Lebanon Pound Plummets To All-time Low
The Lebanese pound hit an all-time low against the dollar Tuesday, prompting angry new protests over a deepening economic crisis that has thrown more than half of the population into poverty.
The pound had been pegged to the dollar at 1,500 since 1997, but the country's worst economic crisis since the 1975-1990 civil war has seen its unofficial value plummet.
On Tuesday, it was trading at nearly 10,000 pounds to the dollar on the black market, money exchangers told AFP.
"It's crazy what's happening," one money exchanger said on condition of anonymity.
In the evening, dozens of protesters blocked off roads in Beirut and other parts of the country, some of them burning tyres.
"What is happening is unacceptable... People need to revolt," one protester told a television channel in the capital.
There were also demonstrations in the northern city of Tripoli, Saida in the south and in the eastern region of Bekaa.
Before the latest downturn, the pound had briefly stabilised at 8,000-8,500 to the greenback in recent weeks.
In July, it had reached 9,800 to the dollar.
The dizzying depreciation came as the central bank started reviewing Lebanon's lenders, under international pressure for reform.
As part of a series of demands, it had given them a Sunday deadline to increase their capital by 20 percent.

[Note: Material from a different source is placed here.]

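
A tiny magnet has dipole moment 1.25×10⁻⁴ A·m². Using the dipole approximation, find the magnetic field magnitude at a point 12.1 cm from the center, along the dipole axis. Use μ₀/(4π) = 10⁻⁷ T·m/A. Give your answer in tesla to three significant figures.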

On Monday, a central bank committee "agreed on a roadmap with deadlines for the Bank of Lebanon to take appropriate measures" if these requirements were not met, it said in a statement.
Lebanon's Al-Akhbar newspaper said Tuesday that the currency plunge was partly the result of commercial banks sucking dollars out of the market to meet the capital demands of the central bank.
The slide in the value of the pound has led to soaring food prices in a country where more than half of the population now lives below the poverty line.
Lebanon has been without a fully functioning government since outgoing premier Hassan Diab resigned in the wake of a devastating explosion in Beirut port last year.
The blast killed more than 200 people and piled new misery on a country already brought to its knees by the economic crisis.
"They've driven us to begging, they're starving us," one protester said.
"We've been sitting at home for ages, then there was the port blast, and they haven't formed a government. We've had enough of this ruling class."
The crisis has also had knock-on effects on neighbouring Syria, whose currency also hit a record low on Tuesday, compounding the economic catastrophe caused by a decade-long civil war.
The exchange rate reached 4,000 Syrian pounds to the US dollar in Damascus.
"What's happening in Lebanon is affecting the Syrian pound because Lebanon is one of the main channels for the Syrian government to the external market," analyst Zaki Mehchy told AFP.
But he noted that this was just one factor for the Syrian pound's drop in value on the black market.
Parts of Syria controlled by the government, under Western sanctions, have long relied on Lebanon as a conduit for dollars.
Lebanon was rocked by mass protests in 2019 against a political class deemed inept and corrupt, but those demonstrations largely petered out after the coronavirus pandemic arrived in the country.
Maha Yahya of Carnegie's Middle East Centre said Lebanon's political leaders had prevented an economic rescue plan from taking shape.
"#Lebanon's Lira (pound) collapses further -- political deadlock continues and no policies to stem the collapse!" she tweeted.
She warned that the falling pound could "trigger wide spread protests, violence & significant breakdown in law & order."